Bollinger Bands were created by American author and technical analyst, John Bollinger. They are a popular technical analysis tool used to identify market volatility, but they can also be used to generate potential buy and sell signals. They are made up of three lines:
- One simple moving average (SMA) usually 20 days/hours/etc. (Middle band)
- The SMA plus two standard deviations (Upper band)
- The SMA minus two standard deviations (Lower band)

The unique feature of Bollinger bands is that they can be interpreted in several different ways. They can be used to create trading strategies for sideways markets or trending markets, but you need to be clear and consistent in the way you use them.
Firstly, let’s look at the pros and cons of using Bollinger Bands.
Advantages:
- They give a quick illustration of price volatility to help traders assess current market conditions. They are dynamic since the bands expand when markets are volatile and contract when the price is moving sideways.
- They can be used to identify overbought and oversold market conditions. When the price approaches the upper band, the market may be considered overbought and when the price approaches the lower band, it indicates oversold levels.
- They can provide buy and sell signals in both trending and rangebound markets. Unlike many other indicators, Bollinger Band offer several different trading strategies, some applicable in range-bound markets and others in trending markets. (See the strategies below for more details).
- They can be combined with other indicators such as RSI, stochastics or even price patterns to reinforce other trade signals.
Disadvantages
Despite their many advantages, Bollinger Bands are by no means infallible.
- They can give false signals in trending markets. In strong uptrends/downtrends, the price can track along one of the bands, leading to premature trade exits or failed counter-trend trades. Also, in very volatile markets, a sudden price spike can break out quickly, causing misleading signals.
- They are seen as lagging indicators.

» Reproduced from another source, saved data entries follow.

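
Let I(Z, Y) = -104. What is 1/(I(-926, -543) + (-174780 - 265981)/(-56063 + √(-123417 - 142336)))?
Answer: -302195491145/29052721408129 - 440761*I*√265753/29052721408129 ≈ -0.010402 - 7.8209e-6*I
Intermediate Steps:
1/(I(-926, -543) + (-174780 - 265981)/(-56063 + √(-123417 - 142336))) = 1/(-104 + (-174780 - 265981)/(-56063 + √(-123417 - 142336))) = 1/(-104 - 440761/(-56063 + √(-265753))) = 1/(-104 - 440761/(-56063 + I*√265753))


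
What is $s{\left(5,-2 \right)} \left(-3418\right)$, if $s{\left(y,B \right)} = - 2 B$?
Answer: $-13672$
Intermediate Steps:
$s{\left(5,-2 \right)} \left(-3418\right) = \left(-2\right) \left(-2\right) \left(-3418\right) = 4 \left(-3418\right) = -13672$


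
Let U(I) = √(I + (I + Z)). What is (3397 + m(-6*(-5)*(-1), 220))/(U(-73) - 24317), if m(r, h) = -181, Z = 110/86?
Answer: -1681374648/12713307625 - 11256*I*√5461/12713307625 ≈ -0.13225 - 6.5428e-5*I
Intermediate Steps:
Z = 55/43 (Z = 110*(1/86) = 55/43 ≈ 1.2791)
U(I) = √(55/43 + 2*I) (U(I) = √(I + (I + 55/43)) = √(I + (55/43 + I)) = √(55/43 + 2*I))
(3397 + m(-6*(-5)*(-1), 220))/(U(-73) - 24317) = (3397 - 181)/(√(2365 + 3698*(-73))/43 - 24317) = 3216/(√(2365 - 269954)/43 - 24317) = 3216/(√(-267589)/43 - 24317) = 3216/((7*I*√5461)/43 - 24317) = 3216/(7*I*√5461/43 - 24317) = 3216/(-24317 + 7*I*√5461/43)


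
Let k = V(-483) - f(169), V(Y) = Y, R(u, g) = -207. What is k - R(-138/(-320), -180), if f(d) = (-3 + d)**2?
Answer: -27832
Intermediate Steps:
k = -28039 (k = -483 - (-3 + 169)**2 = -483 - 1*166**2 = -483 - 1*27556 = -483 - 27556 = -28039)
k - R(-138/(-320), -180) = -28039 - 1*(-207) = -28039 + 207 = -27832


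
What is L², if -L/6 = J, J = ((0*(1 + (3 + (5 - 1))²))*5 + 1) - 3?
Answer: 144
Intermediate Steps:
J = -2 (J = ((0*(1 + (3 + 4)²))*5 + 1) - 3 = ((0*(1 + 7²))*5 + 1) - 3 = ((0*(1 + 49))*5 + 1) - 3 = ((0*50)*5 + 1) - 3 = (0*5 + 1) - 3 = (0 + 1) - 3 = 1 - 3 = -2)
L = 12 (L = -6*(-2) = 12)
L² = 12² = 144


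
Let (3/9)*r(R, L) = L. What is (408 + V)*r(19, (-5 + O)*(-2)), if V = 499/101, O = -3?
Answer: 2001936/101 ≈ 19821.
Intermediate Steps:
r(R, L) = 3*L
V = 499/101 (V = 499*(1/101) = 499/101 ≈ 4.9406)
(408 + V)*r(19, (-5 + O)*(-2)) = (408 + 499/101)*(3*((-5 - 3)*(-2))) = 41707*(3*(-8*(-2)))/101 = 41707*(3*16)/101 = (41707/101)*48 = 2001936/101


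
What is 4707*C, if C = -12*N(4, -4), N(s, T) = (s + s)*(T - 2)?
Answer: 2711232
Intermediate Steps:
N(s, T) = 2*s*(-2 + T) (N(s, T) = (2*s)*(-2 + T) = 2*s*(-2 + T))
C = 576 (C = -24*4*(-2 - 4) = -24*4*(-6) = -12*(-48) = 576)
4707*C = 4707*576 = 2711232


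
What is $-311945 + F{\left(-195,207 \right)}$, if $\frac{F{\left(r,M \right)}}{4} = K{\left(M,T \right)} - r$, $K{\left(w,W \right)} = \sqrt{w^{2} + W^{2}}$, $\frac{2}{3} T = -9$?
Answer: $-311165 + 90 \sqrt{85} \approx -3.1034 \cdot 10^{5}$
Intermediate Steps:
$T = - \frac{27}{2}$ ($T = \frac{3}{2} \left(-9\right) = - \frac{27}{2} \approx -13.5$)
$K{\left(w,W \right)} = \sqrt{W^{2} + w^{2}}$
$F{\left(r,M \right)} = - 4 r + 4 \sqrt{\frac{729}{4} + M^{2}}$ ($F{\left(r,M \right)} = 4 \left(\sqrt{\left(- \frac{27}{2}\right)^{2} + M^{2}} - r\right) = 4 \left(\sqrt{\frac{729}{4} + M^{2}} - r\right) = - 4 r + 4 \sqrt{\frac{729}{4} + M^{2}}$)
$-311945 + F{\left(-195,207 \right)} = -311945 - \left(-780 - 2 \sqrt{729 + 4 \cdot 207^{2}}\right) = -311945 + \left(780 + 2 \sqrt{729 + 4 \cdot 42849}\right) = -311945 + \left(780 + 2 \sqrt{729 + 171396}\right) = -311945 + \left(780 + 2 \sqrt{172125}\right) = -311945 + \left(780 + 2 \cdot 45 \sqrt{85}\right) = -311945 + \left(780 + 90 \sqrt{85}\right) = -311165 + 90 \sqrt{85}$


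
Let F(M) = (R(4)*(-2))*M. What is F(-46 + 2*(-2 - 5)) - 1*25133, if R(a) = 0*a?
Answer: -25133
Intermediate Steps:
R(a) = 0
F(M) = 0 (F(M) = (0*(-2))*M = 0*M = 0)
F(-46 + 2*(-2 - 5)) - 1*25133 = 0 - 1*25133 = 0 - 25133 = -25133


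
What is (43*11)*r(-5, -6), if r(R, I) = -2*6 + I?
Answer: -8514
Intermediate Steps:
r(R, I) = -12 + I
(43*11)*r(-5, -6) = (43*11)*(-12 - 6) = 473*(-18) = -8514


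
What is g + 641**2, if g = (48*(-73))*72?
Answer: 158593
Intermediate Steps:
g = -252288 (g = -3504*72 = -252288)
g + 641**2 = -252288 + 641**2 = -252288 + 410881 = 158593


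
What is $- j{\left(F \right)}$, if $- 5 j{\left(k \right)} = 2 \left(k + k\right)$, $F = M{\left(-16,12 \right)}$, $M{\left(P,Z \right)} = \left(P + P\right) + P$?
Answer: $- \frac{192}{5} \approx -38.4$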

Since they’re based on a moving average, some Bollinger Band strategies can give delayed trading signals.
- The range of Bollinger Band trading strategies is an advantage but also a drawback, since trading signals may be interpreted differently. For example, a touch of the lower band could indicate a breakout (sell signal) to some traders, but a reversal within a range (buy signal) to others.
Bollinger Band Trading Strategies
We’ve outlined three strategies below. Note that they are independent of each other and are each designed for different market conditions.
- Range trading strategy
When the price is trading in a sideways range, it tends to oscillate up and down between the upper and lower bands. The assumption for this strategy to work is that the price will continue to trade sideways, continually reverting to mean at the moving average.
A buy signal is given when the price dips below the lower band and then closes back above it, while a sell signal is given when the price breaks above the upper band and then closes back below it. Profits can be taken either at the moving average or at the opposite band.

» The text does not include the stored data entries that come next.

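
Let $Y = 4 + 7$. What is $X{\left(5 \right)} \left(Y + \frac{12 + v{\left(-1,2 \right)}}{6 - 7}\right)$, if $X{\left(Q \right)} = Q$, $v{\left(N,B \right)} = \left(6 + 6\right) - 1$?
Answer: $-60$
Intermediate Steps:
$v{\left(N,B \right)} = 11$ ($v{\left(N,B \right)} = 12 - 1 = 11$)
$Y = 11$
$X{\left(5 \right)} \left(Y + \frac{12 + v{\left(-1,2 \right)}}{6 - 7}\right) = 5 \left(11 + \frac{12 + 11}{6 - 7}\right) = 5 \left(11 + \frac{23}{-1}\right) = 5 \left(11 + 23 \left(-1\right)\right) = 5 \left(11 - 23\right) = 5 \left(-12\right) = -60$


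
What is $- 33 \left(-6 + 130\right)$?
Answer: $-4092$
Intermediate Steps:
$- 33 \left(-6 + 130\right) = \left(-33\right) 124 = -4092$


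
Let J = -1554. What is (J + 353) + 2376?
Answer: 1175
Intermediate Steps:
(J + 353) + 2376 = (-1554 + 353) + 2376 = -1201 + 2376 = 1175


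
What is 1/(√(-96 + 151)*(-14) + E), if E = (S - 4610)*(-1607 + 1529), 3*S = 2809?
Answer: 143273/41054299668 + 7*√55/41054299668 ≈ 3.4911e-6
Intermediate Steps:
S = 2809/3 (S = (⅓)*2809 = 2809/3 ≈ 936.33)
E = 286546 (E = (2809/3 - 4610)*(-1607 + 1529) = -11021/3*(-78) = 286546)
1/(√(-96 + 151)*(-14) + E) = 1/(√(-96 + 151)*(-14) + 286546) = 1/(√55*(-14) + 286546) = 1/(-14*√55 + 286546) = 1/(286546 - 14*√55)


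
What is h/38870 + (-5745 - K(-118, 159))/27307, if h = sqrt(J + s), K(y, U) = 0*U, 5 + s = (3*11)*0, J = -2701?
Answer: -5745/27307 + I*sqrt(2706)/38870 ≈ -0.21039 + 0.0013383*I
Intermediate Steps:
s = -5 (s = -5 + (3*11)*0 = -5 + 33*0 = -5 + 0 = -5)
K(y, U) = 0
h = I*sqrt(2706) (h = sqrt(-2701 - 5) = sqrt(-2706) = I*sqrt(2706) ≈ 52.019*I)
h/38870 + (-5745 - K(-118, 159))/27307 = (I*sqrt(2706))/38870 + (-5745 - 1*0)/27307 = (I*sqrt(2706))*(1/38870) + (-5745 + 0)*(1/27307) = I*sqrt(2706)/38870 - 5745*1/27307 = I*sqrt(2706)/38870 - 5745/27307 = -5745/27307 + I*sqrt(2706)/38870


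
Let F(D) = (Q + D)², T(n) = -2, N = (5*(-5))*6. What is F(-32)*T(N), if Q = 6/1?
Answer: -1352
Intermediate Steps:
N = -150 (N = -25*6 = -150)
Q = 6 (Q = 6*1 = 6)
F(D) = (6 + D)²
F(-32)*T(N) = (6 - 32)²*(-2) = (-26)²*(-2) = 676*(-2) = -1352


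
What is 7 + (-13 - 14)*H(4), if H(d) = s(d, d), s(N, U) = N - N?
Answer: 7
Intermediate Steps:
s(N, U) = 0
H(d) = 0
7 + (-13 - 14)*H(4) = 7 + (-13 - 14)*0 = 7 - 27*0 = 7 + 0 = 7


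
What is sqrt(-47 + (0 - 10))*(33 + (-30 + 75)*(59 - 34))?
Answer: 1158*I*sqrt(57) ≈ 8742.7*I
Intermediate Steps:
sqrt(-47 + (0 - 10))*(33 + (-30 + 75)*(59 - 34)) = sqrt(-47 - 10)*(33 + 45*25) = sqrt(-57)*(33 + 1125) = (I*sqrt(57))*1158 = 1158*I*sqrt(57)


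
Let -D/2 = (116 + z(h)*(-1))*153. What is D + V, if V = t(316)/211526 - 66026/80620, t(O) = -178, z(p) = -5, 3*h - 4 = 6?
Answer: -5443333886941/147010570 ≈ -37027.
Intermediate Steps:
h = 10/3 (h = 4/3 + (⅓)*6 = 4/3 + 2 = 10/3 ≈ 3.3333)
V = -120522121/147010570 (V = -178/211526 - 66026/80620 = -178*1/211526 - 66026*1/80620 = -89/105763 - 33013/40310 = -120522121/147010570 ≈ -0.81982)
D = -37026 (D = -2*(116 - 5*(-1))*153 = -2*(116 + 5)*153 = -242*153 = -2*18513 = -37026)
D + V = -37026 - 120522121/147010570 = -5443333886941/147010570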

- Pinch or Squeeze Strategy
The assumption here is that, before big moves, the price will experience a particularly low volatility period which will “pinch” or “squeeze” the bands tightly together.
When traders see this tightening, they can either set up a straddle trade (setting a buy order above the recent range and a sell order below) or wait for the breakout (above the top band or below the bottom band) and simply trade in that direction. They may also use other indicators to confirm the trade.

- Trend Reversal Strategy
This strategy works best when used in conjunction with chart patterns such as double tops and bottoms or head & shoulders.
The key feature here is that (in an uptrend) the price makes a high outside the upper band, followed by a subsequent high inside the upper band. The Bollinger Band is illustrating the fading upward momentum, while the chart pattern provides further evidence that a trend may be about to reverse. Once the 2nd high is confirmed inside the upper band, a sell signal is generated for the potential trend reversal.
The exact same process can be applied in downtrends.

Conclusion
Bollinger Bands are extremely versatile indicators, generating several different types of trading signals in sideways and trending markets. It is always sensible to confirm Bollinger Band signals with other indicators, such as RIS or MACD, and avoid blindly jumping into trades just because the price hits one of the bands.
Bollinger Bands are certainly worth considering as part of your trading strategy, but make sure to fit the correct strategy to the current market conditions.